Tips for selling on Tindie - My year and why I decided to stop
How I got started
In late 2016 I bought one of Spencer Owen’s popular RC2014 Z80 computer kits. Spencer himself sells his kits on Tindie. After assmbling the computer, I had an idea for a board of my own, a YM sound card. I made my own sound card, and after getting it working on breadboard I got some PCBs made. The cheapest PCBs are available from China, but minimum quantity is usually 5 or 10. I therefore ended up with a large number of additional PCBs! At first I decided to sell these to other members of the RC2014 forums, but eventually tracking the address details and taking payments became a bit of a chore. At this point I moved over to Tindie.

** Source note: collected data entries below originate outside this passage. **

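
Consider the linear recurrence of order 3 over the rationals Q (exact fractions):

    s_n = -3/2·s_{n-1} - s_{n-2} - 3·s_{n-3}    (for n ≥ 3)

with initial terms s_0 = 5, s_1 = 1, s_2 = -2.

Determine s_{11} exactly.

s_3 = -3/2·-2 + -1·1 + -3·5 = -13
s_4 = -3/2·-13 + -1·-2 + -3·1 = 37/2
s_5 = -3/2·37/2 + -1·-13 + -3·-2 = -35/4
s_6 = -3/2·-35/4 + -1·37/2 + -3·-13 = 269/8
s_7 = -3/2·269/8 + -1·-35/4 + -3·37/2 = -1555/16
s_8 = -3/2·-1555/16 + -1·269/8 + -3·-35/4 = 4429/32
s_9 = -3/2·4429/32 + -1·-1555/16 + -3·269/8 = -13523/64
s_10 = -3/2·-13523/64 + -1·4429/32 + -3·-1555/16 = 60173/128
s_11 = -3/2·60173/128 + -1·-13523/64 + -3·4429/32 = -232723/256

-232723/256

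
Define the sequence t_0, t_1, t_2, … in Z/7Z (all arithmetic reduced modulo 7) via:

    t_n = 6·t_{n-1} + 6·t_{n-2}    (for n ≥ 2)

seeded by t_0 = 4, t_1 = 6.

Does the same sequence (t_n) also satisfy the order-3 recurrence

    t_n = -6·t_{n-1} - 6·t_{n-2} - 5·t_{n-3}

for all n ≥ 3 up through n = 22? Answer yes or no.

yes

Terms t_0..t_22: 4, 6, 4, 4, 6, 4, 4, 6, 4, 4, 6, 4, 4, 6, 4, 4, 6, 4, 4, 6, 4, 4, 6
n=3: candidate gives 4, actual t_3 = 4 ✓
n=4: candidate gives 6, actual t_4 = 6 ✓
n=5: candidate gives 4, actual t_5 = 4 ✓
n=6: candidate gives 4, actual t_6 = 4 ✓
n=7: candidate gives 6, actual t_7 = 6 ✓
n=8: candidate gives 4, actual t_8 = 4 ✓
n=9: candidate gives 4, actual t_9 = 4 ✓
n=10: candidate gives 6, actual t_10 = 6 ✓
n=11: candidate gives 4, actual t_11 = 4 ✓
n=12: candidate gives 4, actual t_12 = 4 ✓
n=13: candidate gives 6, actual t_13 = 6 ✓
n=14: candidate gives 4, actual t_14 = 4 ✓
n=15: candidate gives 4, actual t_15 = 4 ✓
n=16: candidate gives 6, actual t_16 = 6 ✓
n=17: candidate gives 4, actual t_17 = 4 ✓
n=18: candidate gives 4, actual t_18 = 4 ✓
n=19: candidate gives 6, actual t_19 = 6 ✓
n=20: candidate gives 4, actual t_20 = 4 ✓
n=21: candidate gives 4, actual t_21 = 4 ✓
n=22: candidate gives 6, actual t_22 = 6 ✓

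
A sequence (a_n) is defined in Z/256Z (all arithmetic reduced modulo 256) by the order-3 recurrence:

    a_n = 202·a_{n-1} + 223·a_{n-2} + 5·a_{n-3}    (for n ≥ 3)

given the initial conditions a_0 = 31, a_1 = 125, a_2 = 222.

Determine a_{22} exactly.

a_3 = 202·222 + 223·125 + 5·31 = 170
a_4 = 202·170 + 223·222 + 5·125 = 247
a_5 = 202·247 + 223·170 + 5·222 = 82
a_6 = 202·82 + 223·247 + 5·170 = 47
a_7 = 202·47 + 223·82 + 5·247 = 87
a_8 = 202·87 + 223·47 + 5·82 = 49
a_9 = 202·49 + 223·87 + 5·47 = 94
a_10 = 202·94 + 223·49 + 5·87 = 142
a_11 = 202·142 + 223·94 + 5·49 = 227
a_12 = 202·227 + 223·142 + 5·94 = 166
a_13 = 202·166 + 223·227 + 5·142 = 127
a_14 = 202·127 + 223·166 + 5·227 = 63
a_15 = 202·63 + 223·127 + 5·166 = 149
a_16 = 202·149 + 223·63 + 5·127 = 238
a_17 = 202·238 + 223·149 + 5·63 = 210
a_18 = 202·210 + 223·238 + 5·149 = 239
a_19 = 202·239 + 223·210 + 5·238 = 42
a_20 = 202·42 + 223·239 + 5·210 = 111
a_21 = 202·111 + 223·42 + 5·239 = 215
a_22 = 202·215 + 223·111 + 5·42 = 41

41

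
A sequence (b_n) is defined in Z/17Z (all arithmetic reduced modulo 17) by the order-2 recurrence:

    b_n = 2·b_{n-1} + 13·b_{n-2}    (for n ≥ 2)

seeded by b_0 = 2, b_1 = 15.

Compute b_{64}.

b_2 = 2·15 + 13·2 = 5
b_3 = 2·5 + 13·15 = 1
b_4 = 2·1 + 13·5 = 16
b_5 = 2·16 + 13·1 = 11
b_6 = 2·11 + 13·16 = 9
b_7 = 2·9 + 13·11 = 8
b_8 = 2·8 + 13·9 = 14
b_9 = 2·14 + 13·8 = 13
b_10 = 2·13 + 13·14 = 4
b_11 = 2·4 + 13·13 = 7
b_12 = 2·7 + 13·4 = 15
b_13 = 2·15 + 13·7 = 2
b_14 = 2·2 + 13·15 = 12
b_15 = 2·12 + 13·2 = 16
b_16 = 2·16 + 13·12 = 1
b_17 = 2·1 + 13·16 = 6
b_18 = 2·6 + 13·1 = 8
b_19 = 2·8 + 13·6 = 9
b_20 = 2·9 + 13·8 = 3
b_21 = 2·3 + 13·9 = 4
b_22 = 2·4 + 13·3 = 13
b_23 = 2·13 + 13·4 = 10
b_24 = 2·10 + 13·13 = 2
b_25 = 2·2 + 13·10 = 15
(b_24, b_25) = (2, 15) = (b_0, b_1), so the sequence has period 24.
64 ≡ 16 (mod 24), hence b_64 = b_16 = 1.

1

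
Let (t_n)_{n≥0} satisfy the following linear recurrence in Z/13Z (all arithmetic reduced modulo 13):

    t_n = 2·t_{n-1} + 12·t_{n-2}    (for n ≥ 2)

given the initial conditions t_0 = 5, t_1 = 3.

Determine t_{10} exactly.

t_2 = 2·3 + 12·5 = 1
t_3 = 2·1 + 12·3 = 12
t_4 = 2·12 + 12·1 = 10
t_5 = 2·10 + 12·12 = 8
t_6 = 2·8 + 12·10 = 6
t_7 = 2·6 + 12·8 = 4
t_8 = 2·4 + 12·6 = 2
t_9 = 2·2 + 12·4 = 0
t_10 = 2·0 + 12·2 = 11

11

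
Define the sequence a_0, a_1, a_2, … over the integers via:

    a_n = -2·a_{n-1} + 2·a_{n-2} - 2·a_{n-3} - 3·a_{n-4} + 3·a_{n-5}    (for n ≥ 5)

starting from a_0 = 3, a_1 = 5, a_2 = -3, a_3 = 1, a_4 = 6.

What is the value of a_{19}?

-33897518

a_5 = -2·6 + 2·1 + -2·-3 + -3·5 + 3·3 = -10
a_6 = -2·-10 + 2·6 + -2·1 + -3·-3 + 3·5 = 54
a_7 = -2·54 + 2·-10 + -2·6 + -3·1 + 3·-3 = -152
a_8 = -2·-152 + 2·54 + -2·-10 + -3·6 + 3·1 = 417
a_9 = -2·417 + 2·-152 + -2·54 + -3·-10 + 3·6 = -1198
a_10 = -2·-1198 + 2·417 + -2·-152 + -3·54 + 3·-10 = 3342
a_11 = -2·3342 + 2·-1198 + -2·417 + -3·-152 + 3·54 = -9296
a_12 = -2·-9296 + 2·3342 + -2·-1198 + -3·417 + 3·-152 = 25965
a_13 = -2·25965 + 2·-9296 + -2·3342 + -3·-1198 + 3·417 = -72361
a_14 = -2·-72361 + 2·25965 + -2·-9296 + -3·3342 + 3·-1198 = 201624
a_15 = -2·201624 + 2·-72361 + -2·25965 + -3·-9296 + 3·3342 = -561986
a_16 = -2·-561986 + 2·201624 + -2·-72361 + -3·25965 + 3·-9296 = 1566159
a_17 = -2·1566159 + 2·-561986 + -2·201624 + -3·-72361 + 3·25965 = -4364560
a_18 = -2·-4364560 + 2·1566159 + -2·-561986 + -3·201624 + 3·-72361 = 12163455
a_19 = -2·12163455 + 2·-4364560 + -2·1566159 + -3·-561986 + 3·201624 = -33897518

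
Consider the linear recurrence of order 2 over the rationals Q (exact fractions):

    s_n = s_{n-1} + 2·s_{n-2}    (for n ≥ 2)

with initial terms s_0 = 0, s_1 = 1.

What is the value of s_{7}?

s_2 = 1·1 + 2·0 = 1
s_3 = 1·1 + 2·1 = 3
s_4 = 1·3 + 2·1 = 5
s_5 = 1·5 + 2·3 = 11
s_6 = 1·11 + 2·5 = 21
s_7 = 1·21 + 2·11 = 43

43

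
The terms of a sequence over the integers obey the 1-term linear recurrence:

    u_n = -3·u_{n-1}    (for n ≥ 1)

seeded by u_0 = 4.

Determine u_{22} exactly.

125524238436

u_1 = -3·4 = -12
u_2 = -3·-12 = 36
u_3 = -3·36 = -108
u_4 = -3·-108 = 324
u_5 = -3·324 = -972
u_6 = -3·-972 = 2916
u_7 = -3·2916 = -8748
u_8 = -3·-8748 = 26244
u_9 = -3·26244 = -78732
u_10 = -3·-78732 = 236196
u_11 = -3·236196 = -708588
u_12 = -3·-708588 = 2125764
u_13 = -3·2125764 = -6377292
u_14 = -3·-6377292 = 19131876
u_15 = -3·19131876 = -57395628
u_16 = -3·-57395628 = 172186884
u_17 = -3·172186884 = -516560652
u_18 = -3·-516560652 = 1549681956
u_19 = -3·1549681956 = -4649045868
u_20 = -3·-4649045868 = 13947137604
u_21 = -3·13947137604 = -41841412812
u_22 = -3·-41841412812 = 125524238436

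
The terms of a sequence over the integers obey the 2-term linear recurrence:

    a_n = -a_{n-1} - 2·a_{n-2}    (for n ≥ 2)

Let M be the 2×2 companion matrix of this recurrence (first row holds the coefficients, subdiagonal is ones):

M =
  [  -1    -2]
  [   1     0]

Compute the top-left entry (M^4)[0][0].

-1

(M^4)[0][0] is the top entry after applying M 4 times to the unit state (1, 0). Equivalently it is h_{5} for the auxiliary sequence (h_n) obeying the same recurrence with h_1 = 1 and h_i = 0 for 0 ≤ i < 1:
h_2 = -1·1 + -2·0 = -1
h_3 = -1·-1 + -2·1 = -1
h_4 = -1·-1 + -2·-1 = 3
h_5 = -1·3 + -2·-1 = -1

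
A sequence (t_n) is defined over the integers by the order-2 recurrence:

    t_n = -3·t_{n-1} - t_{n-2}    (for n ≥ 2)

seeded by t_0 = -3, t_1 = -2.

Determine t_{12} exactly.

145869

t_2 = -3·-2 + -1·-3 = 9
t_3 = -3·9 + -1·-2 = -25
t_4 = -3·-25 + -1·9 = 66
t_5 = -3·66 + -1·-25 = -173
t_6 = -3·-173 + -1·66 = 453
t_7 = -3·453 + -1·-173 = -1186
t_8 = -3·-1186 + -1·453 = 3105
t_9 = -3·3105 + -1·-1186 = -8129
t_10 = -3·-8129 + -1·3105 = 21282
t_11 = -3·21282 + -1·-8129 = -55717
t_12 = -3·-55717 + -1·21282 = 145869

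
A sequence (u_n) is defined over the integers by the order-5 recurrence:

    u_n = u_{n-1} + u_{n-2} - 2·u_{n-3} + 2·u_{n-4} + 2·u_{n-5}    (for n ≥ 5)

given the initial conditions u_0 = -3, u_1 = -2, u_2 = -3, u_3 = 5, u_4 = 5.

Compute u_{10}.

u_5 = 1·5 + 1·5 + -2·-3 + 2·-2 + 2·-3 = 6
u_6 = 1·6 + 1·5 + -2·5 + 2·-3 + 2·-2 = -9
u_7 = 1·-9 + 1·6 + -2·5 + 2·5 + 2·-3 = -9
u_8 = 1·-9 + 1·-9 + -2·6 + 2·5 + 2·5 = -10
u_9 = 1·-10 + 1·-9 + -2·-9 + 2·6 + 2·5 = 21
u_10 = 1·21 + 1·-10 + -2·-9 + 2·-9 + 2·6 = 23

23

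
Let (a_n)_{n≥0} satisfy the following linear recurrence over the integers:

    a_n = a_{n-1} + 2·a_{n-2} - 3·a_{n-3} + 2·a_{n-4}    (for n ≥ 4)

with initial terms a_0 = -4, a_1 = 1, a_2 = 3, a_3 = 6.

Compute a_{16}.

-733

a_4 = 1·6 + 2·3 + -3·1 + 2·-4 = 1
a_5 = 1·1 + 2·6 + -3·3 + 2·1 = 6
a_6 = 1·6 + 2·1 + -3·6 + 2·3 = -4
a_7 = 1·-4 + 2·6 + -3·1 + 2·6 = 17
a_8 = 1·17 + 2·-4 + -3·6 + 2·1 = -7
a_9 = 1·-7 + 2·17 + -3·-4 + 2·6 = 51
a_10 = 1·51 + 2·-7 + -3·17 + 2·-4 = -22
a_11 = 1·-22 + 2·51 + -3·-7 + 2·17 = 135
a_12 = 1·135 + 2·-22 + -3·51 + 2·-7 = -76
a_13 = 1·-76 + 2·135 + -3·-22 + 2·51 = 362
a_14 = 1·362 + 2·-76 + -3·135 + 2·-22 = -239
a_15 = 1·-239 + 2·362 + -3·-76 + 2·135 = 983
a_16 = 1·983 + 2·-239 + -3·362 + 2·-76 = -733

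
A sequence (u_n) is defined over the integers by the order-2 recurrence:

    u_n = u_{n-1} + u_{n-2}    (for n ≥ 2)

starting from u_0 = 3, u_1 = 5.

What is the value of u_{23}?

u_2 = 1·5 + 1·3 = 8
u_3 = 1·8 + 1·5 = 13
u_4 = 1·13 + 1·8 = 21
u_5 = 1·21 + 1·13 = 34
u_6 = 1·34 + 1·21 = 55
u_7 = 1·55 + 1·34 = 89
u_8 = 1·89 + 1·55 = 144
u_9 = 1·144 + 1·89 = 233
u_10 = 1·233 + 1·144 = 377
u_11 = 1·377 + 1·233 = 610
u_12 = 1·610 + 1·377 = 987
u_13 = 1·987 + 1·610 = 1597
u_14 = 1·1597 + 1·987 = 2584
u_15 = 1·2584 + 1·1597 = 4181
u_16 = 1·4181 + 1·2584 = 6765
u_17 = 1·6765 + 1·4181 = 10946
u_18 = 1·10946 + 1·6765 = 17711
u_19 = 1·17711 + 1·10946 = 28657
u_20 = 1·28657 + 1·17711 = 46368
u_21 = 1·46368 + 1·28657 = 75025
u_22 = 1·75025 + 1·46368 = 121393
u_23 = 1·121393 + 1·75025 = 196418

196418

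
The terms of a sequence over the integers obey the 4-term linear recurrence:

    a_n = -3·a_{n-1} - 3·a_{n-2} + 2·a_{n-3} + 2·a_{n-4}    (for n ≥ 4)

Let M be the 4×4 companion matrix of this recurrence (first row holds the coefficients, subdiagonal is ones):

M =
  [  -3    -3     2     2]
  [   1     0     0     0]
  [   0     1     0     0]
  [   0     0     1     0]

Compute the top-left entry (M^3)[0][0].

(M^3)[0][0] is the top entry after applying M 3 times to the unit state (1, 0, 0, 0). Equivalently it is h_{6} for the auxiliary sequence (h_n) obeying the same recurrence with h_3 = 1 and h_i = 0 for 0 ≤ i < 3:
h_4 = -3·1 + -3·0 + 2·0 + 2·0 = -3
h_5 = -3·-3 + -3·1 + 2·0 + 2·0 = 6
h_6 = -3·6 + -3·-3 + 2·1 + 2·0 = -7

-7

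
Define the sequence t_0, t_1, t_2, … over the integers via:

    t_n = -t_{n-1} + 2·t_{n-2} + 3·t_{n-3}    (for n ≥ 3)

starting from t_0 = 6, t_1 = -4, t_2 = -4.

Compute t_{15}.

t_3 = -1·-4 + 2·-4 + 3·6 = 14
t_4 = -1·14 + 2·-4 + 3·-4 = -34
t_5 = -1·-34 + 2·14 + 3·-4 = 50
t_6 = -1·50 + 2·-34 + 3·14 = -76
t_7 = -1·-76 + 2·50 + 3·-34 = 74
t_8 = -1·74 + 2·-76 + 3·50 = -76
t_9 = -1·-76 + 2·74 + 3·-76 = -4
t_10 = -1·-4 + 2·-76 + 3·74 = 74
t_11 = -1·74 + 2·-4 + 3·-76 = -310
t_12 = -1·-310 + 2·74 + 3·-4 = 446
t_13 = -1·446 + 2·-310 + 3·74 = -844
t_14 = -1·-844 + 2·446 + 3·-310 = 806
t_15 = -1·806 + 2·-844 + 3·446 = -1156

-1156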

Good points about my year selling on Tindie
- Learnt about video production, kdenlive, YouTube etc
- Learnt about PCB design - before I started on this I had no idea even what a via was!
Tips for those planning on selling on Tindie
Is Tindie the best place to sell your product?
I’ve heard of Tindie described as etsy for DIY electronics and I think this sums it up pretty well. If your product is electronics based, and supplied in kit form, it will probably fit in well. Don’t expect to find any community or get any organic discovery simply from listing your product however. There is pretty much no community (check the forums, they’re dead) and I didn’t get any organic discovery from people finding products on the platform.
Determine what your postage rates should be for most users.
In the UK Royal Mail divides the world up into a limited number of areas so it’s possible to price for the entire world without too much effort. If you don’t have everywhere covered there is the possibility you will lose sales as users have to request a price.
Have great documentation.
From required parts list to assembly instructions, ensure that users can help themselves. Doing this up front will greatly reduce the amount of effort you have to expend on supporting those who buy your products.
Some countries postal systems are extremely slow.
Canada for me is the stand out here - despite being not much further in terms of distance, shipping to Canada takes far longer for deliveries to arrive than the USA. Far longer than the royal mail estimates would suggest! On one occasion I shipped a replacement product when it would have been better to advise the person to wait on longer.
Publicise as best you can
Publicise your product as best you can on social media, blogs, YouTube etc to drum up sales. As previously mentioned it is very unlikely people will find your product simply by stumbling across it.
Packaging materials can be bought very cheaply on bulk
Jiffy bags, antistatic bags and other supplies can be bought very cheaply in bulk online.
Take note of how large your package is
Significant cost savings can be made by ensuring that your parcel is under the large letter size (in the UK), or at least no larger than it needs to be.
Why I ultimately decided to stop selling on Tindie
I’d never really intended to get into the retro computer parts business, and was selling the items for only a very small profit. Ultimately, the amount of time I was spending packing items, standing in queues at the post office and the responding to support queries didn’t justify the small amount of money I was making. This was OK to start with but eventually started to grate. When not doing my day job, I want to be spending my time on fun new projects, but was stuffing envelopes and answering queries. Once my stocks exhausted I called it a day and marked the products as retired, and breathed a sigh of relief!